Duplicate lines in atomic database

Question

Duplicate lines in atomic database

Opened this issue a year ago · 1 comments

Describe the bug

The atomic data base generated from the quickstart notebook (i.e. the TARDIS quickstart database kurucz_cd23_chianti_H_He) contains duplicate lines_data/ lines entries. This can lead to issues, e.g., when reindexing the database (see TARDIS #2442).

To Reproduce

import pandas as pd
from tardis.io.atom_data.util import download_atom_data

download_atom_data('kurucz_cd23_chianti_H_He')
store = pd.HDFStore('/path/to/kurucz_cd23_chianti_H_He.h5')

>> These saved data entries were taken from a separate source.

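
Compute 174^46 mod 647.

571

By square-and-multiply:
46 in binary is 101110, i.e. 46 = 32 + 8 + 4 + 2.
174^1 ≡ 174 (mod 647)
174^2 ≡ 174^2 = 30276 ≡ 514 (mod 647)
174^4 ≡ 514^2 = 264196 ≡ 220 (mod 647)
174^8 ≡ 220^2 = 48400 ≡ 522 (mod 647)
174^16 ≡ 522^2 = 272484 ≡ 97 (mod 647)
174^32 ≡ 97^2 = 9409 ≡ 351 (mod 647)
174^46 = 174^32 · 174^8 · 174^4 · 174^2 ≡ 351 · 522 · 220 · 514 (mod 647).
Accumulate the product:
351 · 522 = 183222 ≡ 121
121 · 220 = 26620 ≡ 93
93 · 514 = 47802 ≡ 571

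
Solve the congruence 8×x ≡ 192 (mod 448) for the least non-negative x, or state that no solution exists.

gcd(8, 448) = 8, and 8 | 192, so solutions exist.
Divide through by 8: 1×x = 24 (mod 56).
1⁻¹ ≡ 1 (mod 56).
x ≡ 1×24 ≡ 24 (mod 56).
The smallest non-negative solution is x = 24.

24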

def check_duplicates(df, verbose=False):
    dup_idx = df.index[df.index.duplicated()]
    not_identical = 0
    for idx in dup_idx:
        data = df.loc[idx]
        assert len(data) > 1, "Ups"
        identical = True
        for i in range(len(data) - 1):
            # Line ID will obviously be different
            data_a = data.iloc[i].drop(labels="line_id")
            data_b = data.iloc[i+1].drop(labels="line_id")
            identical = data_a.equals(data_b)
            if not identical:
                if verbose:
                    print(data.loc[idx])
                not_identical += 1
    if not_identical > 0:
        raise ValueError("Not all data is identical! (%d not identical)" % not_identical)

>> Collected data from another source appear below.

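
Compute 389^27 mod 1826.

1809

Compute successive squares:
27 in binary is 11011, i.e. 27 = 16 + 8 + 2 + 1.
389^1 ≡ 389 (mod 1826)
389^2 ≡ 389^2 = 151321 ≡ 1589 (mod 1826)
389^4 ≡ 1589^2 = 2524921 ≡ 1389 (mod 1826)
389^8 ≡ 1389^2 = 1929321 ≡ 1065 (mod 1826)
389^16 ≡ 1065^2 = 1134225 ≡ 279 (mod 1826)
389^27 = 389^16 * 389^8 * 389^2 * 389^1 ≡ 279 * 1065 * 1589 * 389 (mod 1826).
Accumulate the product:
279 * 1065 = 297135 ≡ 1323
1323 * 1589 = 2102247 ≡ 521
521 * 389 = 202669 ≡ 1809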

check_duplicates(store["lines"])

Screenshots

System

OS:
- GNU/Linux
- macOS
Environment (conda list):
(Default carsus env)

Additional context

Answer 1 · 2024-09-10T17:44:13.000Z

I'm not sure why this code raises a ValueError when the data are not identical, when I assume it should be looking the count of duplicates. I tried this with a newly-generated output from Carsus and there don't seem to be duplicates (hard to say) so regenerating the basic TARDIS atom data seems like a good idea.